Free Online Resistor Calculator
Use the tools below to solve common resistor problems: Ohm’s Law, equivalent resistance for series/parallel networks, and 4-band resistor color code decoding.
1) Ohm’s Law Calculator
Enter any two values and leave one blank. Current is entered in mA.
2) Equivalent Resistance (Series / Parallel)
Enter resistor values in ohms, separated by commas or spaces (example: 220, 330, 1000).
3) 4-Band Resistor Color Code Decoder
Why use an online resistor calculator?
If you build circuits regularly, resistor math comes up constantly. Whether you are selecting an LED current-limiting resistor, combining resistors in a network, or decoding color bands from a parts bin, quick calculations can save time and prevent mistakes. An online resistor calculator gives you fast, accurate values without switching between formulas, datasheets, and manual arithmetic.
What this calculator helps you solve
Ohm’s Law in seconds
Ohm’s Law is the foundation: V = I × R. If you know two values, you can find the third. This is useful for:
- Finding resistor value when supply voltage and desired current are known
- Estimating current through a known resistor
- Checking expected voltage drop in a branch
Equivalent resistance for resistor networks
Real circuits often use multiple resistors. The two common combinations are:
- Series: resistances add directly (
Rtotal = R1 + R2 + ...) - Parallel: reciprocal sum (
1/Rtotal = 1/R1 + 1/R2 + ...)
Parallel networks always produce a total resistance lower than the smallest resistor in the set, while series increases total resistance.
Color code decoding
Through-hole resistors use colored bands to represent value and tolerance. A 4-band resistor has two significant digits, one multiplier band, and one tolerance band. Decoding quickly helps when labels are missing or mixed parts are stored together.
Practical design examples
Example 1: LED resistor from a 9V battery
Suppose your LED forward voltage is approximately 2V and your target current is 15mA. The resistor drops the remaining voltage:
R = (9V - 2V) / 0.015A = 466.7Ω
A standard value like 470Ω is ideal. In practice, always check resistor power dissipation and LED current limits.
Example 2: Building a specific value from available parts
Need around 150Ω but only have 100Ω and 47Ω? In series, that gives 147Ω—often close enough. If precision matters, combine values in series/parallel and verify with this calculator.
Example 3: Identifying an unknown resistor
If the bands are Brown-Black-Red-Gold, that means:
- Digits: 1 and 0 → 10
- Multiplier: Red ×100 → 1000Ω
- Tolerance: Gold ±5%
Final value: 1kΩ ±5%.
Tips for choosing real-world resistor values
- Use standard series: E6, E12, E24, and beyond define common manufactured values.
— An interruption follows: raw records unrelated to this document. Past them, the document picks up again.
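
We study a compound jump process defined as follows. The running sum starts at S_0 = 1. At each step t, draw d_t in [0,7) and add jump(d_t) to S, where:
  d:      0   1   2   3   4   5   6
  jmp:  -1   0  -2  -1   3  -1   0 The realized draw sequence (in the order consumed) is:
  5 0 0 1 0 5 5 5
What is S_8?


t=0: S=1, d=5, jump=-1, S_1=0
t=1: S=0, d=0, jump=-1, S_2=-1
t=2: S=-1, d=0, jump=-1, S_3=-2
t=3: S=-2, d=1, jump=0, S_4=-2
t=4: S=-2, d=0, jump=-1, S_5=-3
t=5: S=-3, d=5, jump=-1, S_6=-4
t=6: S=-4, d=5, jump=-1, S_7=-5
t=7: S=-5, d=5, jump=-1, S_8=-6

-6


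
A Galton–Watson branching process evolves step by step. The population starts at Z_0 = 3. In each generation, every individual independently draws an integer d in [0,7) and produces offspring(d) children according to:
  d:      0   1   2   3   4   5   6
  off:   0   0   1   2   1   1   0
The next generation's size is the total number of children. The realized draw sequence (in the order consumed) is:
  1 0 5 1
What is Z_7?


gen 0: Z_0=3, draws=[1, 0, 5], offspring=[0, 0, 1], Z_1=1
gen 1: Z_1=1, draws=[1], offspring=[0], Z_2=0
gen 2: Z_2=0, draws=[], offspring=[], Z_3=0
gen 3: Z_3=0, draws=[], offspring=[], Z_4=0
gen 4: Z_4=0, draws=[], offspring=[], Z_5=0
gen 5: Z_5=0, draws=[], offspring=[], Z_6=0
gen 6: Z_6=0, draws=[], offspring=[], Z_7=0

0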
- Check tolerance: ±1% and ±5% resistors can lead to different circuit behavior in sensitive designs.
- Verify power rating: use
P = I²RorP = V²/Rand keep margin (often 2×). - Consider temperature effects: precision circuits may require low temperature coefficient resistors.
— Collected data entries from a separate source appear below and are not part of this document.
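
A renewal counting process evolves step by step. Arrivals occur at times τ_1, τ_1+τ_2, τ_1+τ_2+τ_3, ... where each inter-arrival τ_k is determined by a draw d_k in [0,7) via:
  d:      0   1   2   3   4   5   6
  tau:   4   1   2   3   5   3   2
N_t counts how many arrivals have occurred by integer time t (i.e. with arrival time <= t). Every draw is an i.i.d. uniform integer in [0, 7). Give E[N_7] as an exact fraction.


Inter-arrival values over d=0..6: [4, 1, 2, 3, 5, 3, 2]
Each d has probability 1/7, so the pmf of τ is: f(1) = 1/7, f(2) = 2/7, f(3) = 2/7, f(4) = 1/7, f(5) = 1/7
Renewal equation for m(n) = E[N_n]: condition on τ_1 = k (if k <= n, one arrival plus a fresh copy on the remaining n−k steps): m(n) = F(n) + Σ_{k<=n} f(k)·m(n−k), where F(n) = P(τ <= n) and m(0) = 0
m(1) = F(1) = 1/7
m(2) = F(2) + f(1)·m(1) = 3/7 + 1/7·1/7 = 22/49
m(3) = F(3) + f(1)·m(2) + f(2)·m(1) = 5/7 + 1/7·22/49 + 2/7·1/7 = 281/343
m(4) = F(4) + f(1)·m(3) + f(2)·m(2) + f(3)·m(1) = 6/7 + 1/7·281/343 + 2/7·22/49 + 2/7·1/7 = 2745/2401
m(5) = F(5) + f(1)·m(4) + f(2)·m(3) + f(3)·m(2) + f(4)·m(1) = 1 + 1/7·2745/2401 + 2/7·281/343 + 2/7·22/49 + 1/7·1/7 = 25985/16807
m(6) = F(6) + f(1)·m(5) + f(2)·m(4) + f(3)·m(3) + f(4)·m(2) + f(5)·m(1) = 1 + 1/7·25985/16807 + 2/7·2745/2401 + 2/7·281/343 + 1/7·22/49 + 1/7·1/7 = 219549/117649
m(7) = F(7) + f(1)·m(6) + f(2)·m(5) + f(3)·m(4) + f(4)·m(3) + f(5)·m(2) = 1 + 1/7·219549/117649 + 2/7·25985/16807 + 2/7·2745/2401 + 1/7·281/343 + 1/7·22/49 = 1825097/823543
E[N_7] = m(7) = 1825097/823543

1825097/823543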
Frequently asked questions
Can I enter kilo-ohms or mega-ohms directly?
This page expects ohms for numerical input fields. If needed, convert first (1kΩ = 1000Ω, 1MΩ = 1,000,000Ω). Results are automatically displayed in a readable format.
Why does parallel resistance become smaller?
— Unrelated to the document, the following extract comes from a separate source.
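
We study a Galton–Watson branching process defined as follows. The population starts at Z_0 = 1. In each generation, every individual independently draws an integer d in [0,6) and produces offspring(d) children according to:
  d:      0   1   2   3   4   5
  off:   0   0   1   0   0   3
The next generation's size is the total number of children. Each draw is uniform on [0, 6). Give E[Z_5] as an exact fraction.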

Parallel branches create multiple paths for current. More paths reduce total opposition, so equivalent resistance decreases.
Is this calculator good for both hobby and professional use?
Yes, it is useful for quick checks and everyday design decisions. For safety-critical systems, always validate with simulation, bench testing, and component datasheets.